Apple Inc. said Monday that Schmidt would have had to recuse himself from large portions of the company’s board meetings to avoid potential conflicts of interest.
“Therefore, we have mutually decided that now is the right time for Eric to resign his position on Apple’s Board,” Apple CEO Steve Jobs said in a statement.
Schmidt had been on Apple’s board since August 2006. His resignation comes as the Federal Trade Commission is looking into whether Google Inc.’s common ties with Apple might discourage competition.
Just a few months ago, Schmidt expressed confidence that such an inquiry into his role on Apple’s board won’t find any evidence that the ties between the two companies throttle competition in such areas as mobile phones.

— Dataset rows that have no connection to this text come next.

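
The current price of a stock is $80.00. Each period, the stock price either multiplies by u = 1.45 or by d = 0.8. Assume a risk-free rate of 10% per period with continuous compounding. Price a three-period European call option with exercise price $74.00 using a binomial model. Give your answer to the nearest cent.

Risk-neutral probability p = (e^0.1 − 0.8)/(1.45 − 0.8) = 0.3052/0.6500 = 0.4695
Terminal stock prices: S_uuu = 243.9, S_uud = 134.6, S_udd = 74.24, S_ddd = 40.96
Terminal payoffs (S − K): max(169.9, 0) = 169.9, max(60.56, 0) = 60.56, max(0.24, 0) = 0.24, max(-33.04, 0) = 0
Node uu (S = 168.2): V_uu = e^(−0.1)·[0.4695·169.8900 + 0.5305·60.5600] = 101.2420
Node ud (S = 92.8): V_ud = e^(−0.1)·[0.4695·60.5600 + 0.5305·0.2400] = 25.8420
Node dd (S = 51.2): V_dd = e^(−0.1)·[0.4695·0.2400 + 0.5305·0.0000] = 0.1020
Node u (S = 116): V_u = e^(−0.1)·[0.4695·101.2420 + 0.5305·25.8420] = 55.4139
Node d (S = 64): V_d = e^(−0.1)·[0.4695·25.8420 + 0.5305·0.1020] = 11.0270
Node 0 (S = 80): V_0 = e^(−0.1)·[0.4695·55.4139 + 0.5305·11.0270] = 28.8339

$28.83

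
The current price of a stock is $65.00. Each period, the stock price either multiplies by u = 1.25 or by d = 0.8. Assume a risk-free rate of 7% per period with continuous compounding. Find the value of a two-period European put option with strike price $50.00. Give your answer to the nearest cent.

Risk-neutral probability p = (e^0.07 − 0.8)/(1.25 − 0.8) = 0.2725/0.4500 = 0.6056
Terminal stock prices: S_uu = 101.6, S_ud = 65, S_dd = 41.6
Terminal payoffs (K − S): max(-51.56, 0) = 0, max(-15, 0) = 0, max(8.4, 0) = 8.4
Node u (S = 81.25): V_u = e^(−0.07)·[0.6056·0.0000 + 0.3944·0.0000] = 0.0000
Node d (S = 52): V_d = e^(−0.07)·[0.6056·0.0000 + 0.3944·8.4000] = 3.0892
Node 0 (S = 65): V_0 = e^(−0.07)·[0.6056·0.0000 + 0.3944·3.0892] = 1.1361

$1.14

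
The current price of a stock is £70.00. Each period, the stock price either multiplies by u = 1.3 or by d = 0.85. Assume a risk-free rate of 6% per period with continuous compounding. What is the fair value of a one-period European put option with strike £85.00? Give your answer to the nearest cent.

Risk-neutral probability p = (e^0.06 − 0.85)/(1.3 − 0.85) = 0.2118/0.4500 = 0.4707
Terminal stock prices: S_u = 91, S_d = 59.5
Terminal payoffs (K − S): max(-6, 0) = 0, max(25.5, 0) = 25.5
Node 0 (S = 70): V_0 = e^(−0.06)·[0.4707·0.0000 + 0.5293·25.5000] = 12.7100

£12.71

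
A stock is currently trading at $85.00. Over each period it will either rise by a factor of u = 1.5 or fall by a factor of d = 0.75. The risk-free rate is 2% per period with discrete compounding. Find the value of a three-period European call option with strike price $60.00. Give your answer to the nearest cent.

$34.42

Risk-neutral probability p = (1 + 0.02 − 0.75)/(1.5 − 0.75) = 0.2700/0.7500 = 0.3600
Terminal stock prices: S_uuu = 286.9, S_uud = 143.4, S_udd = 71.72, S_ddd = 35.86
Terminal payoffs (S − K): max(226.9, 0) = 226.9, max(83.44, 0) = 83.44, max(11.72, 0) = 11.72, max(-24.14, 0) = 0
Node uu (S = 191.2): V_uu = 1/1.02·[0.3600·226.8750 + 0.6400·83.4375] = 132.4265
Node ud (S = 95.62): V_ud = 1/1.02·[0.3600·83.4375 + 0.6400·11.7188] = 36.8015
Node dd (S = 47.81): V_dd = 1/1.02·[0.3600·11.7188 + 0.6400·0.0000] = 4.1360
Node u (S = 127.5): V_u = 1/1.02·[0.3600·132.4265 + 0.6400·36.8015] = 69.8299
Node d (S = 63.75): V_d = 1/1.02·[0.3600·36.8015 + 0.6400·4.1360] = 15.5839
Node 0 (S = 85): V_0 = 1/1.02·[0.3600·69.8299 + 0.6400·15.5839] = 34.4240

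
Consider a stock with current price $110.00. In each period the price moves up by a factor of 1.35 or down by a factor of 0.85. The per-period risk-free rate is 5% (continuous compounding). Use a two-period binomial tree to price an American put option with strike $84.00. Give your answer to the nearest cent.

$1.46

Risk-neutral probability p = (e^0.05 − 0.85)/(1.35 − 0.85) = 0.2013/0.5000 = 0.4025
Terminal stock prices: S_uu = 200.5, S_ud = 126.2, S_dd = 79.47
Terminal payoffs (K − S): max(-116.5, 0) = 0, max(-42.22, 0) = 0, max(4.525, 0) = 4.525
Node u (S = 148.5): continuation = e^(−0.05)·[0.4025·0.0000 + 0.5975·0.0000] = 0.0000; exercise value = 0.0000 ≤ continuation, so V_u = 0.0000
Node d (S = 93.5): continuation = e^(−0.05)·[0.4025·0.0000 + 0.5975·4.5250] = 2.5716; exercise value = 0.0000 ≤ continuation, so V_d = 2.5716
Node 0 (S = 110): continuation = e^(−0.05)·[0.4025·0.0000 + 0.5975·2.5716] = 1.4615; exercise value = 0.0000 ≤ continuation, so V_0 = 1.4615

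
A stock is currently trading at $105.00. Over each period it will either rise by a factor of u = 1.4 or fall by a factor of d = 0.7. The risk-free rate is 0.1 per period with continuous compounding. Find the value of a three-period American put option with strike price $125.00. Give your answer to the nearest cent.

Risk-neutral probability p = (e^0.1 − 0.7)/(1.4 − 0.7) = 0.4052/0.7000 = 0.5788
Terminal stock prices: S_uuu = 288.1, S_uud = 144.1, S_udd = 72.03, S_ddd = 36.01
Terminal payoffs (K − S): max(-163.1, 0) = 0, max(-19.06, 0) = 0, max(52.97, 0) = 52.97, max(88.99, 0) = 88.99
Node uu (S = 205.8): continuation = e^(−0.1)·[0.5788·0.0000 + 0.4212·0.0000] = 0.0000; exercise value = 0.0000 ≤ continuation, so V_uu = 0.0000
Node ud (S = 102.9): continuation = e^(−0.1)·[0.5788·0.0000 + 0.4212·52.9700] = 20.1870; exercise value = 22.1000 > continuation, so V_ud = 22.1000 (exercise)
Node dd (S = 51.45): continuation = e^(−0.1)·[0.5788·52.9700 + 0.4212·88.9850] = 61.6547; exercise value = 73.5500 > continuation, so V_dd = 73.5500 (exercise)
Node u (S = 147): continuation = e^(−0.1)·[0.5788·0.0000 + 0.4212·22.1000] = 8.4224; exercise value = 0.0000 ≤ continuation, so V_u = 8.4224
Node d (S = 73.5): continuation = e^(−0.1)·[0.5788·22.1000 + 0.4212·73.5500] = 39.6047; exercise value = 51.5000 > continuation, so V_d = 51.5000 (exercise)
Node 0 (S = 105): continuation = e^(−0.1)·[0.5788·8.4224 + 0.4212·51.5000] = 24.0379; exercise value = 20.0000 ≤ continuation, so V_0 = 24.0379

$24.04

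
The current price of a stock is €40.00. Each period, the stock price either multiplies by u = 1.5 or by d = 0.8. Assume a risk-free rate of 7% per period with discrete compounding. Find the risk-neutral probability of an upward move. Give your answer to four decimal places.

Risk-neutral probability p = (1 + 0.07 − 0.8)/(1.5 − 0.8) = 0.2700/0.7000 = 0.3857

p = 0.3857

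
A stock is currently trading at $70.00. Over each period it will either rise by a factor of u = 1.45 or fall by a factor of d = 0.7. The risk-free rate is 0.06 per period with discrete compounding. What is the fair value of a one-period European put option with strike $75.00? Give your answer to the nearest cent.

$12.75

Risk-neutral probability p = (1 + 0.06 − 0.7)/(1.45 − 0.7) = 0.3600/0.7500 = 0.4800
Terminal stock prices: S_u = 101.5, S_d = 49
Terminal payoffs (K − S): max(-26.5, 0) = 0, max(26, 0) = 26
Node 0 (S = 70): V_0 = 1/1.06·[0.4800·0.0000 + 0.5200·26.0000] = 12.7547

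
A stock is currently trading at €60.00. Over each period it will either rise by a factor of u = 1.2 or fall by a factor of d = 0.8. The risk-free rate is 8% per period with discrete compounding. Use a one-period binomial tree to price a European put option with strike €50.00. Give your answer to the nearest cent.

€0.56

Risk-neutral probability p = (1 + 0.08 − 0.8)/(1.2 − 0.8) = 0.2800/0.4000 = 0.7000
Terminal stock prices: S_u = 72, S_d = 48
Terminal payoffs (K − S): max(-22, 0) = 0, max(2, 0) = 2
Node 0 (S = 60): V_0 = 1/1.08·[0.7000·0.0000 + 0.3000·2.0000] = 0.5556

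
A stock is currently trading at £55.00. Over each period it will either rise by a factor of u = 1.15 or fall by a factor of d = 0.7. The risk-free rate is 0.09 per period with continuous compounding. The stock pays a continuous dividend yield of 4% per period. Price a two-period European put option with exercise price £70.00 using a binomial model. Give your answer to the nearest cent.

£9.09

Per-period risk-free factor R = e^0.09 = 1.0942; dividend-adjusted growth = e^(0.09−0.04) = 1.0513.
Risk-neutral probability p = (1.0513 − 0.7)/(1.15 − 0.7) = 0.3513/0.4500 = 0.7806
Terminal stock prices: S_uu = 72.74, S_ud = 44.27, S_dd = 26.95
Terminal payoffs (K − S): max(-2.737, 0) = 0, max(25.73, 0) = 25.73, max(43.05, 0) = 43.05
Node u (S = 63.25): V_u = e^(−0.09)·[0.7806·0.0000 + 0.2194·25.7250] = 5.1582
Node d (S = 38.5): V_d = e^(−0.09)·[0.7806·25.7250 + 0.2194·43.0500] = 26.9848
Node 0 (S = 55): V_0 = e^(−0.09)·[0.7806·5.1582 + 0.2194·26.9848] = 9.0908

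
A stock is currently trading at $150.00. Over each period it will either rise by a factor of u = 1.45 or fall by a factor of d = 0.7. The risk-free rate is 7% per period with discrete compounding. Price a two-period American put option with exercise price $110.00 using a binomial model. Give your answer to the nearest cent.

Risk-neutral probability p = (1 + 0.07 − 0.7)/(1.45 − 0.7) = 0.3700/0.7500 = 0.4933
Terminal stock prices: S_uu = 315.4, S_ud = 152.2, S_dd = 73.5
Terminal payoffs (K − S): max(-205.4, 0) = 0, max(-42.25, 0) = 0, max(36.5, 0) = 36.5
Node u (S = 217.5): continuation = 1/1.07·[0.4933·0.0000 + 0.5067·0.0000] = 0.0000; exercise value = 0.0000 ≤ continuation, so V_u = 0.0000
Node d (S = 105): continuation = 1/1.07·[0.4933·0.0000 + 0.5067·36.5000] = 17.2835; exercise value = 5.0000 ≤ continuation, so V_d = 17.2835
Node 0 (S = 150): continuation = 1/1.07·[0.4933·0.0000 + 0.5067·17.2835] = 8.1841; exercise value = 0.0000 ≤ continuation, so V_0 = 8.1841

$8.18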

He said in May, in a media session ahead of Google’s annual shareholder meeting, that he hasn’t considered stepping down as an Apple director because he doesn’t view the company as a “primary competitor.”
Google’s Android operating system is used in mobile devices that compete with Apple’s iPhone. And Google is developing a free operating system based on its Web browser, Chrome, a potential rival to Apple’s Mac systems.
Google has recently turned its 2007 acquisition of GrandCentral into Google Voice, which assigns a unique phone number to each user and lets the user direct calls to that number to any other phone line.
Relationships between the two company haven’t always been smooth. On Friday, the Federal Communications Commission sent letters to Apple and Google — as well as Apple’s iPhone partner in the United States, AT&T Inc. — seeking more information on Apple’s rejection of Google Voice’s application for the iPhone.
The popularity of Apple’s iPhone, now in its third iteration, is soaring even amid the recession. The company said in July it sold more than 5.2 million iPhones in the U.S. during the April-June quarter, more than seven times what it sold in the same period a year earlier.
Google’s Android operating system currently runs on the T-Mobile G1, which went on sale last year. The second “Google phone” from T-Mobile goes on sale this week. Google’s goal is to make Android the operating system for phones across the industry, so it gives away the software for free for any phone maker to incorporate.
Other members of Apple’s board include former U.S. Vice President Al Gore, Genentech chairman Arthur D. Levinson and Andrea Jung, the chairwoman and CEO of Avon Products. Levinson, incidentally, also serves on Google’s board.
Shares of Mountain View, Calif.-based Google rose $8.25, or 1.9 percent, to $451.30 in morning trading Monday, while shares of Cupertino, Calif.-based Apple rose $3.11, or 1.9 percent, to $166.50.